There were photos on the walls, clothes and suitcases lying abandoned, homes half finished waiting for their occupants.
But where were all the people?
That was Fe'ena Syme Buchanan's question as she explored Mangaia's empty and decaying homes three years ago.
The photos she took and subsequent images of those who remain led to her first solo exhibition at the Runanga Vanaanga - National Museum in Rarotonga this week.
"It was really quite poignant because it made me think that, wow, people really wanted to leave and these homes were quite old as well which also told me that they hadn't been back in years," she said.
The exhibition has raised so much interest about the urgent national problem of depopulation, the 21 year old artist is giving a talk at the end of this week to explain her work.
Mangaia, the most southerly of the Cook Islands, is representative of many in the island group whose young people, with the ease of New Zealand passports, move abroad for education and jobs or at least to the brighter lights of Rarotonga.
After Mangaia's pineapple industry declined in the 1980s its population reduced from 1500 to just under 500.
But Ms Syme-Buchanan's melancholic images of decaying homes are brightened by other photos of traditional activities that still continue.
"I wanted to take things that were quite unique to Mangaia like some of the food, the markets and also some of the things that they do to preserve their traditions like for example, in Mangaia when it rains they go out to get pupu which is a type of snail and they collect these snails and they sell necklaces from them and they make a living.

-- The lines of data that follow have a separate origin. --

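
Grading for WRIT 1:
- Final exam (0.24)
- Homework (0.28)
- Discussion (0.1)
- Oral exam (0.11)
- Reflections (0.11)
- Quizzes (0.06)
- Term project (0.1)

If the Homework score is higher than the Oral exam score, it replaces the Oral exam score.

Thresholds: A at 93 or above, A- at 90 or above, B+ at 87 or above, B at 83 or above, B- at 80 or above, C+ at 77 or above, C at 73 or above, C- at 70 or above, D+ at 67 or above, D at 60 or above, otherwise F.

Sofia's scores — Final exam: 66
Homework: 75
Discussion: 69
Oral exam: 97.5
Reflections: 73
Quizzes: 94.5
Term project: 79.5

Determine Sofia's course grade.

Homework (75) ≤ Oral exam (97.5), so Oral exam stays at 97.5.
Weighted total:
  Final exam 66 × 0.24 = 15.84
  Homework 75 × 0.28 = 21
  Discussion 69 × 0.1 = 6.9
  Oral exam 97.5 × 0.11 = 10.725
  Reflections 73 × 0.11 = 8.03
  Quizzes 94.5 × 0.06 = 5.67
  Term project 79.5 × 0.1 = 7.95
Sum = 76.115
76.115 is ≥ 73 and < 77 → C

C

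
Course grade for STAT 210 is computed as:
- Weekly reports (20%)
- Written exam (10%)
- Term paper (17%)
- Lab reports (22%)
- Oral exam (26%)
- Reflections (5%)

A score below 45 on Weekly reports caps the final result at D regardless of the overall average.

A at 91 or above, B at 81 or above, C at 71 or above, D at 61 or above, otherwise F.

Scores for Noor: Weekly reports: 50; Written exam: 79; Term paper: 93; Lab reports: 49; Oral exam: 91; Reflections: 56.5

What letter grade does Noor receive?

Weekly reports score 50 ≥ 45: minimum met.
Weighted total:
  Weekly reports 50 × 0.2 = 10
  Written exam 79 × 0.1 = 7.9
  Term paper 93 × 0.17 = 15.81
  Lab reports 49 × 0.22 = 10.78
  Oral exam 91 × 0.26 = 23.66
  Reflections 56.5 × 0.05 = 2.825
Sum = 70.975
70.975 is ≥ 61 and < 71 → D

D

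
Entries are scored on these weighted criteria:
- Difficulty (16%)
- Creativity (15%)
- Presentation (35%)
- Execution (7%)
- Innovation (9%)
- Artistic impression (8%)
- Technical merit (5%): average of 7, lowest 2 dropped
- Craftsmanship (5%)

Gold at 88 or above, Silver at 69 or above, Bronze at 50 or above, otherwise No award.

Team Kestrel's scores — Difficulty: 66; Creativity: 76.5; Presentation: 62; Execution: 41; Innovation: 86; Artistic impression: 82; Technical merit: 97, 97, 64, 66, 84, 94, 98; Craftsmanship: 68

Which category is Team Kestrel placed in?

Technical merit: drop 64, 66 → average of remaining 5 = 470/5 = 94
Weighted total:
  Difficulty 66 × 0.16 = 10.56
  Creativity 76.5 × 0.15 = 11.475
  Presentation 62 × 0.35 = 21.7
  Execution 41 × 0.07 = 2.87
  Innovation 86 × 0.09 = 7.74
  Artistic impression 82 × 0.08 = 6.56
  Technical merit 94 × 0.05 = 4.7
  Craftsmanship 68 × 0.05 = 3.4
Sum = 69.005
69.005 is ≥ 69 and < 88 → Silver

Silver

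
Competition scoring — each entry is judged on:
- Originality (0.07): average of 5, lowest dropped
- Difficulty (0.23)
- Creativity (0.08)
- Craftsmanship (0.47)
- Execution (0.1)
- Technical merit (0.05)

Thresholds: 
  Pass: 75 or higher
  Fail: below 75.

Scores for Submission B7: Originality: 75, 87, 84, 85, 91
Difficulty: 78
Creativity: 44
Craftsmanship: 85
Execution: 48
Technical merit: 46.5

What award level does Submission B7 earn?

Originality: drop 75 → average of remaining 4 = 347/4 = 86.75
Weighted total:
  Originality 86.75 × 0.07 = 6.0725
  Difficulty 78 × 0.23 = 17.94
  Creativity 44 × 0.08 = 3.52
  Craftsmanship 85 × 0.47 = 39.95
  Execution 48 × 0.1 = 4.8
  Technical merit 46.5 × 0.05 = 2.325
Sum = 74.6075
74.6075 < 75 → Fail

Fail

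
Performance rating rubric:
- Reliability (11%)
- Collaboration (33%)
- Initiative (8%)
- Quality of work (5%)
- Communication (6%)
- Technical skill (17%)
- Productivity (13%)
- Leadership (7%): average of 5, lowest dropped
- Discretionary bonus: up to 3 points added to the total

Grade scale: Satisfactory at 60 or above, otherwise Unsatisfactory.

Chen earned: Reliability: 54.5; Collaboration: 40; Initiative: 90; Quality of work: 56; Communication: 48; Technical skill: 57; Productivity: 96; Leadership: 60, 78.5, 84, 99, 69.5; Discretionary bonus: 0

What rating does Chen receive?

Satisfactory

Leadership: drop 60 → average of remaining 4 = 331/4 = 82.75
Weighted total:
  Reliability 54.5 × 0.11 = 5.995
  Collaboration 40 × 0.33 = 13.2
  Initiative 90 × 0.08 = 7.2
  Quality of work 56 × 0.05 = 2.8
  Communication 48 × 0.06 = 2.88
  Technical skill 57 × 0.17 = 9.69
  Productivity 96 × 0.13 = 12.48
  Leadership 82.75 × 0.07 = 5.7925
Sum = 60.0375
Discretionary bonus: 60.0375 + 0 = 60.0375
60.0375 ≥ 60 → Satisfactory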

"I wanted to show agriculture is one thing that may be a solution for Mangaia because it is the island's strength, it is known as the food bowl of the Southern Group and so that's what they need to go back to.
Ms Syme-Buchanan hoped people would be able to see, through her images, that people, with support, can sustain a living on the island.

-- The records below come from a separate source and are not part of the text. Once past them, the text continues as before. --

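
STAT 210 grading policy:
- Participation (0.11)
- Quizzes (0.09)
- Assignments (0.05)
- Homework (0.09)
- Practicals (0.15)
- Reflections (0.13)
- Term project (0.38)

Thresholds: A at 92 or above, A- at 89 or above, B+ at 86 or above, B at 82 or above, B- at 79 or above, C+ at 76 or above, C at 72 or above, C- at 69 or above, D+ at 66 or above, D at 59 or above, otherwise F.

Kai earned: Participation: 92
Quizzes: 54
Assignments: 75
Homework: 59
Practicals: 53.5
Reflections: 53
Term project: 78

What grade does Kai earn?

D+

Weighted total:
  Participation 92 × 0.11 = 10.12
  Quizzes 54 × 0.09 = 4.86
  Assignments 75 × 0.05 = 3.75
  Homework 59 × 0.09 = 5.31
  Practicals 53.5 × 0.15 = 8.025
  Reflections 53 × 0.13 = 6.89
  Term project 78 × 0.38 = 29.64
Sum = 68.595
68.595 is ≥ 66 and < 69 → D+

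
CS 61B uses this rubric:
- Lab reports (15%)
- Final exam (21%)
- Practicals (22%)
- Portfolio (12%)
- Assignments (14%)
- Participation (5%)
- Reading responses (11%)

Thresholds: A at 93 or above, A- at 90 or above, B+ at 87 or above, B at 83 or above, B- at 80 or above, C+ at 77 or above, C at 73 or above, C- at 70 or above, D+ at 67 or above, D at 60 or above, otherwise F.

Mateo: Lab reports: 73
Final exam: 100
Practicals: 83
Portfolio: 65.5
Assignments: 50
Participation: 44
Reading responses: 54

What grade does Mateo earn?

C

Weighted total:
  Lab reports 73 × 0.15 = 10.95
  Final exam 100 × 0.21 = 21
  Practicals 83 × 0.22 = 18.26
  Portfolio 65.5 × 0.12 = 7.86
  Assignments 50 × 0.14 = 7
  Participation 44 × 0.05 = 2.2
  Reading responses 54 × 0.11 = 5.94
Sum = 73.21
73.21 is ≥ 73 and < 77 → C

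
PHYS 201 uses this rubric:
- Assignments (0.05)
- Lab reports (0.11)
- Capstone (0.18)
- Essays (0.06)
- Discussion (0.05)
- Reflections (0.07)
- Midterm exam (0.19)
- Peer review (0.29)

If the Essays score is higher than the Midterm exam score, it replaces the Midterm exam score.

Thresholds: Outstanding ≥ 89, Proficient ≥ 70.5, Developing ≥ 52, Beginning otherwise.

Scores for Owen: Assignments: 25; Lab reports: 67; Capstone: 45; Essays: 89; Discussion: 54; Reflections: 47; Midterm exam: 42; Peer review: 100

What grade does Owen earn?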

"What I want them to take away from it is, that despite our country being absolutely stunning , you know, with our sunsets and our mountains and our people, that while this is something that's very real, we need to start doing something about it especially our government.
"In Mangaia there's no doctor, there's no dentist and these are the sort of things that are basic public health services that any island needs but there's none of that."
Ms Syme-Buchanan has her own suggestions for turning the tide on young people leaving places like Mangaia.
She would like to see the government and businesses offering internships to young graduates to encourage them home.
As a recent graduate herself, she's hoping to return to set up her own business in the Cook Islands.